Oleh Jro Gde Sudibya
Raina Coma Tolu hari ini, Senin, 15 Januari 2024 raina pemujaan Tuhan Wisnu, Sri Narayana. Piodalan ring Pura Batu Ngadeg Besakih, ring Utara Penatararan Agung Besakih, puja-bhakti ring Ida Bhatara Wisnu, Sri Narayana.
Itihasa Ramayana dan Mahabaratha yang dikenal luas di Bali, berbahasa Jawa Kuno/Kawi, telah lama dan mentradisi sebagai "sesuduk kayun", batu penjuru berpikir pada berbagai kalangan masyarakat.
Ajaran dan pesan moral yang amat sangat kaya, tentang bagaimana Dharma (kebenaran) harus diperjuangkan, ditegakkan dan dimenangkan.
Nasehat, "pewarah-warah" Prabu Krishna kepada Arjuna di medan laga Kurusetra, memberikan keluasan wawasan dan kedalaman berpikir tentang: swadharma kehidupan, kekuatan karakter -stitha prajna-, viveka (kecerdasan pembeda dalam merespons rwa bhineda kehidupan), strategi perang yang penuh tipu muslihat dan juga kemunafikan.
Filosofi kehidupan sebagai dinasehatkan Rsi Narada (simbolik Tuhan Wisnu) kepada Pandawa, khususnya Yudistira pasca Abimanyu gugur.
"Suka muang dhuka awasya wates iki, lawan pati urip". Suka dan duka datang silih berganti, dan ada batasnya. Jangankan suka dan duka, kelahiran dan kematian itupun akan datang.
Nasehat yang memotivasi kembali, Pandawa kembali berperang, dan kebenaran harus dimenangkan. Itihasa Mahabaratha yang amat sangat kaya, menjadi modal pengetahun menuju kebijaksanaan.
Itihasa Ramayana tidak kalah kayanya, menyebut beberapa: nasehat Rama kepada adiknya Bharata yang ragu menjadi raja, tentang arti penting tegaknya etika kepemimpinan, bagi sebuah kepemimpinan yang berhasil dan dicintai rakyatnya.
Dialog keras Hanoman dengan Patih Prahasta (patihnya Rahwana) dengan tolok ukur kontras diameral antara Hanoman (simbol dharma) dengan Prahasta (simbol raksasa, adharma) dalam memberikan penilaian terhadap swdharma kehidupan.
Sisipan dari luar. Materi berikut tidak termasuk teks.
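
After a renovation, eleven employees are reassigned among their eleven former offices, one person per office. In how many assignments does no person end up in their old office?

14684570

Use !n = n·!(n-1) + (-1)^n.
!11 = 11·1334961 - 1 = 14684570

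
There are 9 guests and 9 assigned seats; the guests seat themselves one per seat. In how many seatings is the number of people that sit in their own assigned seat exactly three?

22260

Pick the 3 fixed positions: C(9,3) = 84 ways.
The other 6 form a derangement: !6 = 265.
Total: 84 × 265 = 22260.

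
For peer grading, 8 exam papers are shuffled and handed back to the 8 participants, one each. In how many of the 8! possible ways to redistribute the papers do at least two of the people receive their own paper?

Sum C(8,i)·!(8-i) for i = 2..8:
  i=2: C(8,2)·!6 = 28·265 = 7420
  i=3: C(8,3)·!5 = 56·44 = 2464
  i=4: C(8,4)·!4 = 70·9 = 630
  i=5: C(8,5)·!3 = 56·2 = 112
  i=6: C(8,6)·!2 = 28·1 = 28
  i=7: C(8,7)·!1 = 8·0 = 0
  i=8: C(8,8)·!0 = 1·1 = 1
Total = 10655.

10655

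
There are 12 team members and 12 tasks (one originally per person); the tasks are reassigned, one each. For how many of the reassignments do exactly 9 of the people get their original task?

440

Choose which 9 of the 12 are fixed: C(12,9) = 220.
The other 3 form a derangement: !3 = 2.
Total: 220 × 2 = 440.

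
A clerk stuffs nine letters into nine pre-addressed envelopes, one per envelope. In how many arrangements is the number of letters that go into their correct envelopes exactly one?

133497

Choose which one of the 9 is fixed: C(9,1) = 9.
The remaining 8 must be deranged: !8 = 14833.
Total: 9 × 14833 = 133497.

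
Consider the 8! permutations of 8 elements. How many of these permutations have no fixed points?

14833

Use !n = (n-1)(!(n-1) + !(n-2)).
!8 = 7·(1854 + 265) = 7·2119 = 14833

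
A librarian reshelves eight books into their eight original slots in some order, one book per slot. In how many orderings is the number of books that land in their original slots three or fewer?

39549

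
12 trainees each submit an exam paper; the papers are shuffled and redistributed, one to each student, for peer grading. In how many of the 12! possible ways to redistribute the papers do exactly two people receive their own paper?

88107426

Pick the 2 fixed positions: C(12,2) = 66 ways.
The remaining 10 must be deranged: !10 = 1334961.
Total: 66 × 1334961 = 88107426.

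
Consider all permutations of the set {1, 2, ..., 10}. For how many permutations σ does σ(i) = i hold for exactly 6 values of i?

1890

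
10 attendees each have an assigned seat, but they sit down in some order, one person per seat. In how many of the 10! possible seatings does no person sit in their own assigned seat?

1334961

The number of derangements of 10 is !10 = Σ_{k=0}^{10} (-1)^k·10!/k!
= 10! - 10!/1! + 10!/2! - 10!/3! + 10!/4! - 10!/5! + 10!/6! - 10!/7! + 10!/8! - 10!/9! + 10!/10!
= 3628800 - 3628800 + 1814400 - 604800 + 151200 - 30240 + 5040 - 720 + 90 - 10 + 1
= 1334961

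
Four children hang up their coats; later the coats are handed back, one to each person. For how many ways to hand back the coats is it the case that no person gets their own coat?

9

Use !n = (n-1)(!(n-1) + !(n-2)).
!4 = 3·(2 + 1) = 3·3 = 9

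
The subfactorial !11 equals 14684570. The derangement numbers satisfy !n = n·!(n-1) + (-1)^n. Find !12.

!12 = 12·14684570 + 1 = 176214841.

176214841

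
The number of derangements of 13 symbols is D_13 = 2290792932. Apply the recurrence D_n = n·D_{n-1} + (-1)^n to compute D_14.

32071101049

D_14 = 14·2290792932 + 1 = 32071101049.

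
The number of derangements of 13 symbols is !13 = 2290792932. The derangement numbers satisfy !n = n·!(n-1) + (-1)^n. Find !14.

32071101049

!14 = 14·2290792932 + 1 = 32071101049.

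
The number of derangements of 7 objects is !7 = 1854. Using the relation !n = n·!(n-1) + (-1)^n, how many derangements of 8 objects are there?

!8 = 8·1854 + 1 = 14833.

14833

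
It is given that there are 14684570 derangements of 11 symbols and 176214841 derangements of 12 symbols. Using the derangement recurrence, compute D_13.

2290792932

D_13 = (13-1)·(D_12 + D_11) = 12·(176214841 + 14684570) = 12·190899411 = 2290792932.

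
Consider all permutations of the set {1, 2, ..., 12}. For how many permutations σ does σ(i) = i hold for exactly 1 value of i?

176214840

Choose which one of the 12 is fixed: C(12,1) = 12.
The other 11 form a derangement: !11 = 14684570.
Total: 12 × 14684570 = 176214840.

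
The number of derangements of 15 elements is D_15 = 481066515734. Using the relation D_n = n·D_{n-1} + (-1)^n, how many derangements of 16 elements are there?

D_16 = 16·481066515734 + 1 = 7697064251745.

7697064251745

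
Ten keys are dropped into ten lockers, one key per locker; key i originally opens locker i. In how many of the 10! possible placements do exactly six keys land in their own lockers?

Pick the 6 fixed positions: C(10,6) = 210 ways.
The other 4 form a derangement: !4 = 9.
Total: 210 × 9 = 1890.

1890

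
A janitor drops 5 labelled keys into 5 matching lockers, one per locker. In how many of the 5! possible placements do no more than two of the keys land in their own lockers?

109

# with exactly i fixed is C(5,i)·!(5-i); sum over i=0..2:
  i=0: C(5,0)·!5 = 1·44 = 44
  i=1: C(5,1)·!4 = 5·9 = 45
  i=2: C(5,2)·!3 = 10·2 = 20
Total = 109.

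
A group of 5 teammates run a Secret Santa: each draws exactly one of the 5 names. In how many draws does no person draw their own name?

!5 is the nearest integer to 5!/e.
5! = 120, and 120/e ≈ 44.15, so !5 = 44.

44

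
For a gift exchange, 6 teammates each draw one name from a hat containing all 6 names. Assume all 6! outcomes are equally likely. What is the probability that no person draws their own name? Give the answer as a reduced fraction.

Favorable outcomes: !6 = 265.
Total outcomes: 6! = 720.
Probability = 265/720 = 53/144.

53/144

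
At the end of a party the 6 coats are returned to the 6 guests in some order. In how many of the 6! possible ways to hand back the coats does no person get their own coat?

265

!6 is the nearest integer to 6!/e.
6! = 720, and 720/e ≈ 264.87, so !6 = 265.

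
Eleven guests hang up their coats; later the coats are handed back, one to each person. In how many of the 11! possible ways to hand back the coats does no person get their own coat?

Use !n = n·!(n-1) + (-1)^n.
!11 = 11·1334961 - 1 = 14684570

14684570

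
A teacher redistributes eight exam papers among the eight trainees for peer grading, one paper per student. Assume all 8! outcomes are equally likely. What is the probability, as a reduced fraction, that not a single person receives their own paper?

2119/5760

Favorable outcomes: !8 = 14833.
Total outcomes: 8! = 40320.
Probability = 14833/40320 = 2119/5760.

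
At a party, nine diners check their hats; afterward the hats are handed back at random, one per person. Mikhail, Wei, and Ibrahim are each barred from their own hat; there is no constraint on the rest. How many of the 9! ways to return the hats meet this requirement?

256320

Inclusion-exclusion on the 3 forbidden self-matches:
Σ_{j=0}^{3} (-1)^j C(3,j)(9-j)!
= C(3,0)·9! - C(3,1)·8! + C(3,2)·7! - C(3,3)·6!
= 362880 - 120960 + 15120 - 720
= 256320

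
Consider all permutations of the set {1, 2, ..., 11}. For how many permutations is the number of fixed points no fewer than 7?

Sum C(11,i)·!(11-i) for i = 7..11:
  i=7: C(11,7)·!4 = 330·9 = 2970
  i=8: C(11,8)·!3 = 165·2 = 330
  i=9: C(11,9)·!2 = 55·1 = 55
  i=10: C(11,10)·!1 = 11·0 = 0
  i=11: C(11,11)·!0 = 1·1 = 1
Total = 3356.

3356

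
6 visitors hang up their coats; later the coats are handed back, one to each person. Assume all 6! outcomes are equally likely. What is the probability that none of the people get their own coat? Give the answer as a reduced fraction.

Favorable outcomes: !6 = 265.
Total outcomes: 6! = 720.
Probability = 265/720 = 53/144.

53/144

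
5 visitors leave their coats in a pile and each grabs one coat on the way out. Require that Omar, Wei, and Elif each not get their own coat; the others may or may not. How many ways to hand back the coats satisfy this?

64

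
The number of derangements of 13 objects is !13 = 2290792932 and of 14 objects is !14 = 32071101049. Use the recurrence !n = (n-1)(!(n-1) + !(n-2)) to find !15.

481066515734

!15 = (15-1)·(!14 + !13) = 14·(32071101049 + 2290792932) = 14·34361893981 = 481066515734.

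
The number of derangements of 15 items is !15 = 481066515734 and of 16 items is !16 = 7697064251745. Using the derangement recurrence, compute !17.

130850092279664

!17 = (17-1)·(!16 + !15) = 16·(7697064251745 + 481066515734) = 16·8178130767479 = 130850092279664.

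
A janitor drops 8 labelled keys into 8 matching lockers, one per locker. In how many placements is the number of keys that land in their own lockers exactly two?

7420

Pick the 2 fixed positions: C(8,2) = 28 ways.
The other 6 form a derangement: !6 = 265.
Total: 28 × 265 = 7420.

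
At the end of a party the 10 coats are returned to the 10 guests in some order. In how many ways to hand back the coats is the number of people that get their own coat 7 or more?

286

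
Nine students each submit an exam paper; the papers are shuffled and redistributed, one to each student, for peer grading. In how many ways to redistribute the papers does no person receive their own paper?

133496

Use !n = (n-1)(!(n-1) + !(n-2)).
!9 = 8·(14833 + 1854) = 8·16687 = 133496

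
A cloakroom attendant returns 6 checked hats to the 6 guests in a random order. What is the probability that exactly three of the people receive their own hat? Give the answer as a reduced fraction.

1/18

Favorable outcomes: C(6,3)·!3 = 20·2 = 40.
Total outcomes: 6! = 720.
Probability = 40/720 = 1/18.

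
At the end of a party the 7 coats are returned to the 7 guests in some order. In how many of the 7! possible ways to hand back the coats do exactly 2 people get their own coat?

924

Pick the 2 fixed positions: C(7,2) = 21 ways.
The remaining 5 must be deranged: !5 = 44.
Total: 21 × 44 = 924.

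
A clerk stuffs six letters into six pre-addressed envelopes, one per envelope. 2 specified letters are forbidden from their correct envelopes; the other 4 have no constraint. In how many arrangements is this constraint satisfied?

504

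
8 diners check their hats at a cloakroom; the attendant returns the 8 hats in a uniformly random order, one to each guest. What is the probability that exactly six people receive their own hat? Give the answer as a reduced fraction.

1/1440

Favorable outcomes: C(8,6)·!2 = 28·1 = 28.
Total outcomes: 8! = 40320.
Probability = 28/40320 = 1/1440.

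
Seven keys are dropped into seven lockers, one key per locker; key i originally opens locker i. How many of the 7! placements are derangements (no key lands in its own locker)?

1854

Use !n = (n-1)(!(n-1) + !(n-2)).
!7 = 6·(265 + 44) = 6·309 = 1854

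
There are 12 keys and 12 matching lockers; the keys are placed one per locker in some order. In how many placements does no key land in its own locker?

!12 is the nearest integer to 12!/e.
12! = 479001600, and 479001600/e ≈ 176214840.93, so !12 = 176214841.

176214841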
Dialog yang pantas disimak di zaman Kaliyuga dewasa ini, dalam fenomena kehidupan banyak orang hanya sebatas memuja harta benda dan kuasa.
Nasehat atau lebih tepatnya dialog antara Rama dengan Wibisana, pasca Rahwana gugur di medan laga, tentang arti penting pengetahuan untuk menjadi bijak, sebagai basis bagi kepemimpinan
yang bermartabat. Dalam sastra kepemimpinan ASTA BRATHA yang kesohor sampai hari ini.
Dalam karut marut kehidupan dewasa ini, menjadi pantas disimak ucapan sejarahwan cum filosof berkebangsaan Inggris, kejahatan menang terhadap kebaikan, bukan karena kejahatan lebih kuat, tetapi orang-orang baik yang jumlahnya lebih banyak diam berpangku tangan membiarkan kejahatan berlangsung. Atau orang-orang baik lari dari realitas sosial, dan "bersembunyi" di tumpukan satra, yang menggambarkan kepengecutan dalam menghadapi tantangan yang menghadang.
Dalam konteks ini, kerelaan Abimanyu untuk berkorban, keberanian Arjuna untuk melangkah, strategi Hanoman untuk mengalahkan musuh, kebijaksanaan Wibisana dalam melakukan pilihan kehidupan, barangkali bisa meninsipirasi dalam memperjuangkan dharma di zaman edan dewasa ini (Kaliyuga).
*) Jro Gde Sudibya, Ketua FPD (Forum Penyadaran Dharma).